ポルトからスペインへ向かう国際列車の乗客は、途中の駅でどんどんどんどん下車してしまい、国境に流れるとっても大きなミーニョ川の手前になると、車両の中には私ともう一人
「女性おひとりさま」の日本人観光客だけになってしまった。
「おひとりさま」の彼女は相変わらずガイドブックから目を上げないので、ミーニョ川の川面を楽しそうに気持ち良さそうに滑っていく何人ものカヌーイストたちを羨ましく眺めたりミーニョ川の川岸が湿地帯みたいになっているのを見て、
おお草の島!!と感心したり。
川幅の広いミーニョ川の中央が
ポルトガルとスペインの国境になっているのか、川の半分くらいまで進むと、列車の速度はとってもゆっくりになり、対岸には懐かしいスペインの国旗がたなびいているのが見えた。

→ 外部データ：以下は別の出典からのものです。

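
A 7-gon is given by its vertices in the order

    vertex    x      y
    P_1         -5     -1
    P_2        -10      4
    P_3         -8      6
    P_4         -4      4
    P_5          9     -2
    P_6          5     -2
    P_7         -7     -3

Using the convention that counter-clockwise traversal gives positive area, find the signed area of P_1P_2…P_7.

-69.5

Apply the surveyor's formula: 2A = Σ (x_i·y_{i+1} − x_{i+1}·y_i), indices taken mod 7.
P_1→P_2: (-5)(4) − (-10)(-1) = -30
P_2→P_3: (-10)(6) − (-8)(4) = -28
P_3→P_4: (-8)(4) − (-4)(6) = -8
P_4→P_5: (-4)(-2) − (9)(4) = -28
P_5→P_6: (9)(-2) − (5)(-2) = -8
P_6→P_7: (5)(-3) − (-7)(-2) = -29
P_7→P_1: (-7)(-1) − (-5)(-3) = -8
Σ = -139
Signed area = Σ/2 = -69.5 (negative ⇒ clockwise traversal).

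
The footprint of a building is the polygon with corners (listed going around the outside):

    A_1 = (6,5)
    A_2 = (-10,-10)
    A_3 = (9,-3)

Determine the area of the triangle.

Apply the surveyor's formula: 2A = Σ (x_i·y_{i+1} − x_{i+1}·y_i), indices taken mod 3.
Cross-terms: -10, 120, 63  ⇒  Σ = 173
Area = |Σ|/2 = 86.5.

86.5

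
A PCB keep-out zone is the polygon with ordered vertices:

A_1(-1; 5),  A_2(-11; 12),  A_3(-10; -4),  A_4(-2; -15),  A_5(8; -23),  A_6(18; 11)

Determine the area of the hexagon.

Apply the shoelace (surveyor's) formula: 2A = Σ (x_i·y_{i+1} − x_{i+1}·y_i), indices taken mod 6.
Σ = (43) + (164) + (142) + (166) + (502) + (101) = 1118
Area = |Σ|/2 = 559.

559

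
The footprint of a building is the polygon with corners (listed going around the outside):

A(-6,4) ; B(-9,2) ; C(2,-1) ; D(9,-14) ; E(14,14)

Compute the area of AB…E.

Σ = (24) + (5) + (-19) + (322) + (140) = 472
Area = |Σ|/2 = 236.

236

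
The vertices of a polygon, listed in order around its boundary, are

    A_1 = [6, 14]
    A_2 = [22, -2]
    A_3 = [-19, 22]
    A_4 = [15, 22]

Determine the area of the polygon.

Σ = (-320) + (446) + (-748) + (78) = -544
Area = |Σ|/2 = 272.

272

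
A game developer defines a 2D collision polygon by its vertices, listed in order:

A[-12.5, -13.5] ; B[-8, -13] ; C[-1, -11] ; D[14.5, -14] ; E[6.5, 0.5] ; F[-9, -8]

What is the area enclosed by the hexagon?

187.625

Apply the surveyor's formula: 2A = Σ (x_i·y_{i+1} − x_{i+1}·y_i), indices taken mod 6.
A→B: (-12.5)(-13) − (-8)(-13.5) = 54.5
B→C: (-8)(-11) − (-1)(-13) = 75
C→D: (-1)(-14) − (14.5)(-11) = 173.5
D→E: (14.5)(0.5) − (6.5)(-14) = 98.25
E→F: (6.5)(-8) − (-9)(0.5) = -47.5
F→A: (-9)(-13.5) − (-12.5)(-8) = 21.5
Σ = 375.25
Area = |Σ|/2 = 187.625.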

「今国境を越えたみたいですね!!!」と「おひとりさま」の彼女に声をかけようとしたけれど、やっぱりガイドを熟読中。
仕方なく
ああもう今日からセニョーラじゃなくセニョリータって呼ばれるんだ!とか、ひがな1日BAR(立ち飲み屋さん)でカードゲームに興じるセニョール(おじさん)にコーヒーをご馳走してもらったり、
道を歩いていると不意に「チーナ(中国人)!」って声をかけられたり、トロ(牡牛)が死ぬまで戦う闘牛を観たり、魂が震えるようなフラメンコを見ることができたりシエスタができる国に戻ってきたのだなあ。。。と一人感慨に耽っていた。
ほんとに久しぶりの国境越えだ。パスポートコントロールがないことが拍子抜けだったけれど。Tuyという駅の次にGuillarei という駅があり、なぜか列車はこの駅から、今までの進行方向から逆に向かって(
ポルトガルに向かって)走り始めた。なぜ来た道を戻るのだろう・・・
相変わらずRENFE(スペイン国鉄)は私を悩ませるなあ。
たしかにポルトガルは懐かしいけれど、せっかく3時間も列車に乗ってきたんだし一気にスペイン入りをはたしたいんですが・・・。